Dashboard five guys and a car SAE Auto Shifter      PDF FileTheir final report
Ron Alleyne      Wade Brzozowski      Joseph Carey

This group worked in conjunction with a pair of mechanical engineers taking Prof. Anouck Girard's MECE E3410 Engineering Design class to produce the digital component of a dashboard and shifter for the SAE racing car being developed in the basement of the Mudd building. Easily winning the ``most exotic peripheral'' contest with a 45A solenoid driving a shift pedal on a four cylinder Suzuki motorcycle engine, this group had to deal with the challenges of the all-too-real world of embedded systems: gasoline fumes and an engine that would not start.
main processor in case main processor in case I/O Board

four guys Internet Radio Broadcaster      PDF FileTheir final report
Avi Shinnar      Benjamin Dweck      Oliver Irwin      Sean White

These four spent a whole term building a very expensive wire: an Internet radio broadcaster.
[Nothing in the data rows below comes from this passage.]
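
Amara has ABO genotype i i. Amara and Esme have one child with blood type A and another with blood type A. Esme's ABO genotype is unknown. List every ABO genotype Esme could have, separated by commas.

For each candidate genotype of Esme, check whether crossing it with i i can produce every observed child phenotype.
  I^A I^A → possible child types {A} ✓
  I^A I^B → possible child types {A, B} ✓
  I^A i → possible child types {O, A} ✓
  I^B I^B → possible child types {B} ✗
  I^B i → possible child types {O, B} ✗
  i i → possible child types {O} ✗

I^A I^A, I^A I^B, I^A i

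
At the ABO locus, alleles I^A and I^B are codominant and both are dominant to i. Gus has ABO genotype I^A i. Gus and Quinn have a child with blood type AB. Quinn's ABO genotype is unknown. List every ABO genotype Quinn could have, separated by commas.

I^A I^B, I^B I^B, I^B i

For each candidate genotype of Quinn, check whether crossing it with I^A i can produce every observed child phenotype.
  I^A I^A → possible child types {A} ✗
  I^A I^B → possible child types {A, B, AB} ✓
  I^A i → possible child types {O, A} ✗
  I^B I^B → possible child types {B, AB} ✓
  I^B i → possible child types {O, A, B, AB} ✓
  i i → possible child types {O, A} ✗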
This took line-level audio in through a codec, encoded it, and transmitted it over Ethernet as RTP (real-time transport protocol), which is a simple protocol on top of UDP (user datagram protocol), which is in turn on top of Ethernet. The final result: they could hook up an iPod and the campus network to their board and listen to it with mplayer anywhere on the planet. Their project and report are very carefully written.

Maze screenshot four guys MAYD: A 3D Maze Game      PDF FileTheir final report
Surag Mungekar      Vladislav Adzic      George Yeboah      Nabeel Daulah

These four built custom graphics hardware for displaying a first-person view of a 3D maze. The hardware is deceptively simple: each column contains three colors: the sky, a wall, and the ground. The software, written in C, uses raycasting to quickly calculate where these colors start and stop in each column. The result is a high frame rate and a strong sense of being in a 3D environment. I got dizzy running around in their maze!
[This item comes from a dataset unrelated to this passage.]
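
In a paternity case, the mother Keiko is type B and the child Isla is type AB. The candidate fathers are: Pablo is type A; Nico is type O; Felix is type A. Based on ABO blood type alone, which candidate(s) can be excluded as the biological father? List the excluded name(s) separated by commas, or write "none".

Nico

A candidate is excluded only if no genotype consistent with his phenotype could produce a type AB child with a type B mother.
Nico (type O): no genotype consistent with that phenotype can produce a type-AB child with a type-B mother.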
four guys Voice-over-IP SIP Telephone      PDF FileTheir final report
Rajkumar Bakhru      Colin Gilboy      Sam Jenning

These three ``phonies'' used the board to build an Internet telephone. They used the audio codec's ability to do full-duplex audio (input and output), and wrote C code to speak SIP (session initiation procotol) over Ethernet. For their final demo, they snaked a telephone wire from the Gateway lab through the hallway to the embedded systems lab and called themselves. Embedded systems, phone home!